By Rania El Gamal and Vladimir Soldatkin
JEDDAH, Saudi Arabia (Reuters) – Saudi Arabia’s Energy Minister Khalid al-Falih said on Saturday that he saw no oil supply shortage as global oil inventories are still rising, particularly from the United States, but OPEC will be responsive to the oil market’s needs.
Speaking in Jeddah ahead of a ministerial panel gathering on Sunday of top OPEC and non-OPEC producers, including Saudi Arabia and Russia, Falih told Reuters OPEC will not decide on output until late June when the group is due to meet next.
“I am not sure there is a supply shortage, but we will look at the (market) analysis. We will definitely be responsive and the market will be supplied,” Falih said, when asked whether an increase in output was on the table due to oil shortage concerns.
“But all indications are that inventories are still rising. We saw the data from the U.S. week after week, and they are massive increases, so there is obviously supply abundance.”
The Organization of the Petroleum Exporting Countries (OPEC), Russia and other non-OPEC producers, known as OPEC+, agreed to reduce output by 1.2 million barrels per day (bpd) from Jan. 1 for six months, a deal designed to stop inventories building up and weakening prices.
“We will be flexible. We are going to do the right thing as we always do,” Falih said of any decision at the meeting in June on continuing the reductions.
Falih said OPEC was guided by two main principles: “One to keep the market in its direction towards balancing, and inventories (are) back to normal level. And two to be responsive to market needs. We will strike the right balance I am sure.”
Saudi Arabia does not see a need to quickly boost production now with oil prices around the $70 a barrel level, as it fears a crash in prices and a build-up in inventories, OPEC sources said. But Russia wants to increase supply after June when the current OPEC+ pact is due to expire, the sources said.
The United States on the other hand, which is not a member of the OPEC+ but is a close ally of Saudi Arabia, wants the group to boost output to bring oil prices down.
Falih has to find a delicate balance between keeping the oil market well supplied and prices high enough for Riyadh’s budget needs, while pleasing Moscow to ensure Russia remains in the OPEC+ pact, and being responsive to the concerns of the United States and the rest of the OPEC+, the sources said.
OPEC’s agreed share of the cuts is 800,000 bpd, but its actual reduction is far larger due to the production losses in Iran and Venezuela.
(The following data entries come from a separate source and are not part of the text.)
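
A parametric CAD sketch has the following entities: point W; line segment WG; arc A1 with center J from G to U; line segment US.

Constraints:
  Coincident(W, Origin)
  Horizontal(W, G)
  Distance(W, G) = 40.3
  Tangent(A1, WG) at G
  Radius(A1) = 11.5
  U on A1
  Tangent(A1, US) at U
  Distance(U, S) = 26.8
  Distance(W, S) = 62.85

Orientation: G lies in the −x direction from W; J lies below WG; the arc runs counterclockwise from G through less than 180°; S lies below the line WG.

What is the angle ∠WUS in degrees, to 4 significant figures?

97.94°

Checks: |JU| = 11.50 ✓; ∠(JU, US) = 90.00° ✓; |US| = 26.80 ✓; |WS| = 62.85 ✓.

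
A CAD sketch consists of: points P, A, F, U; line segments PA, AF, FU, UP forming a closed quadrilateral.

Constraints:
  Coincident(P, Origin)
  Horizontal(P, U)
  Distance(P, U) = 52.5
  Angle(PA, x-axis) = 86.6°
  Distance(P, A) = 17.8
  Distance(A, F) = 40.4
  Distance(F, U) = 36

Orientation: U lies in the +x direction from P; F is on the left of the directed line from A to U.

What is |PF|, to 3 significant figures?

50.7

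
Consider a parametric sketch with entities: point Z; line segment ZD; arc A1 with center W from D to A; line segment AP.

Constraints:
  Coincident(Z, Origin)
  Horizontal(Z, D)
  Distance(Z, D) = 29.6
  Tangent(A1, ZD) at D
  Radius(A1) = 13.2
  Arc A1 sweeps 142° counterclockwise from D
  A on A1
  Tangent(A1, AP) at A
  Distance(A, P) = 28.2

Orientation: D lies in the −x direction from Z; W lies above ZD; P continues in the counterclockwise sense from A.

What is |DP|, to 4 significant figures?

43.32

On A1, D sits at bearing -90° from W; a 142° counterclockwise sweep puts A at bearing 52°, so A = W + 13.2·(cos 52°, sin 52°) = (-21.47, 23.60). The tangent condition forces WA to be normal to AP, so AP runs along (−sin 52°, cos 52°); with |AP| = 28.2, P = (-43.70, 40.96). Then |DP| = |P − D| = 43.32.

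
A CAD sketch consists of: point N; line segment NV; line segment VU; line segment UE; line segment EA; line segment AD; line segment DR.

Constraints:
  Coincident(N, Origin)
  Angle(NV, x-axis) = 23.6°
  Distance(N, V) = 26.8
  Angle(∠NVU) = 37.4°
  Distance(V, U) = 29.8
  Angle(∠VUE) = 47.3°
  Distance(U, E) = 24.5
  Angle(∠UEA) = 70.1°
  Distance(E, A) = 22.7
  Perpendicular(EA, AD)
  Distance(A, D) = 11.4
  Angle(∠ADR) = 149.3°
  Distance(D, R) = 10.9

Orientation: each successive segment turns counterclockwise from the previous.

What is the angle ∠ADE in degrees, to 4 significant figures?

63.33°

∠UEA = 70.1° gives EA at 48.80° from the x-axis; with |EA| = 22.7, A = (22.41, 13.47). The perpendicularity gives AD at right angles to EA, so AD runs at 138.8°; with |AD| = 11.4, D = (13.83, 20.98). Then cos ∠ADE = DA·DE / (|DA||DE|), giving 63.33°.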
Both are under U.S. sanctions and exempt from the voluntary reductions under the OPEC-led deal.
U.S. President Donald Trump has called on OPEC and the group’s de facto leader Saudi Arabia to lower oil prices.
Sunday’s ministerial panel meeting, known as the JMMC, comes amid concerns of a tight market as Iran’s oil exports are likely to drop further in May, and shipments from Venezuela could fall more in coming weeks due to the sanctions by Washington.
Oil contamination also forced Russia to halt flows along the Druzhba pipeline – a key conduit for crude into Eastern Europe and Germany – in April. The suspension, as yet of unclear duration, left refiners scrambling to find supplies.
But U.S. crude inventories rose unexpectedly last week to their highest since September 2017, while gasoline stockpiles decreased more than forecast, the Energy Information Administration (EIA) said on Wednesday. [EIA/S]
Tensions between Saudi Arabia and fellow OPEC member Iran are also running high, after last week’s attacks on two Saudi oil tankers off the coast of the United Arab Emirates and another on Saudi oil facilities inside the kingdom.
Saudi Arabia accused Iran of ordering the attack on state oil giant Saudi Aramco’s oil pumping stations that Yemen’s Iran-aligned Houthi militia has claimed responsibility for.
An OPEC and non-OPEC technical committee found that oil producers’ compliance with the supply-reduction agreement reached 168 percent in April, three sources told Reuters on Saturday.
That shows that OPEC+ producers are cutting output by more than their share. Saudi Arabia has been pumping below its production target since January to keep oil inventories and prices in check.